0-Shot Zero examples. Best when: the task is well-specified by instructions alone, the output format is simple, or the model has strong priors for this task type. Test zero-shot first — if it works, it is the cheapest option.
1-Shot One example. Establishes format and tone. Works for tasks where one demonstration is sufficient to anchor the output pattern. Effective for style transfer and format-heavy tasks where the format can be demonstrated in a single instance.
3-Shot Three examples. The production default for most tasks. Covers representativeness, variety, and edge case with reasonable token cost. Use 3-shot when zero-shot and 1-shot do not produce consistent enough outputs.
5-10 Shot Five to ten examples. Use when: input distribution is highly varied, format compliance is critical and must be demonstrated across many cases, or early experiments show 3-shot is not sufficient. Test empirically — add examples until quality plateaus.
10+ Shot More than ten examples. Rarely needed. If you find yourself here, consider whether fine-tuning is more appropriate than few-shot prompting. Fine-tuning is cheaper at inference time and more consistent than very long example sets.

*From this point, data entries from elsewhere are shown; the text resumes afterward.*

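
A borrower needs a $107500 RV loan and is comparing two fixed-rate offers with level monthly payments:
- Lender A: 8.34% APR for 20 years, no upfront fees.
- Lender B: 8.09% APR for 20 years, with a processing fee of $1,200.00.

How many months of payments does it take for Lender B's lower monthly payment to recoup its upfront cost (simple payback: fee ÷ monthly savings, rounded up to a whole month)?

72 months

Lender A: monthly rate = 8.34%/12 = 0.0069500; payment = 107,500 × 0.0069500 / (1 − (1+0.0069500)^−240) = $922.05.
Lender B: monthly rate = 8.09%/12 = 0.0067417; payment = 107,500 × 0.0067417 / (1 − (1+0.0067417)^−240) = $905.20.
Monthly savings = $922.05 − $905.20 = $16.85.
Break-even = $1,200.00 / $16.85 = 71.22 → 72 months.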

Test protocol for determining optimal example count:

1. Baseline: run 100 test inputs with 0 examples. Measure quality score.
2. 1-shot: run same 100 inputs with 1 example. Measure delta.
3. 3-shot: run same 100 inputs with 3 examples. Measure delta.
4. Continue adding examples in sets until:
   - Quality improvement per additional example < 2%
   - OR you have reached the token budget limit

Report format:
| Examples | Quality Score | Delta | Token Cost per Request |
|----------|--------------|-------|----------------------|
| 0        | 71%          | -     | 450 tokens           |
| 1        | 84%          | +13%  | 620 tokens           |
| 3        | 91%          | +7%   | 960 tokens           |
| 5        | 92%          | +1%   | 1,300 tokens         |

Decision: 3-shot. The 5th and 6th examples add 1% quality at 340 tokens each — not worth it.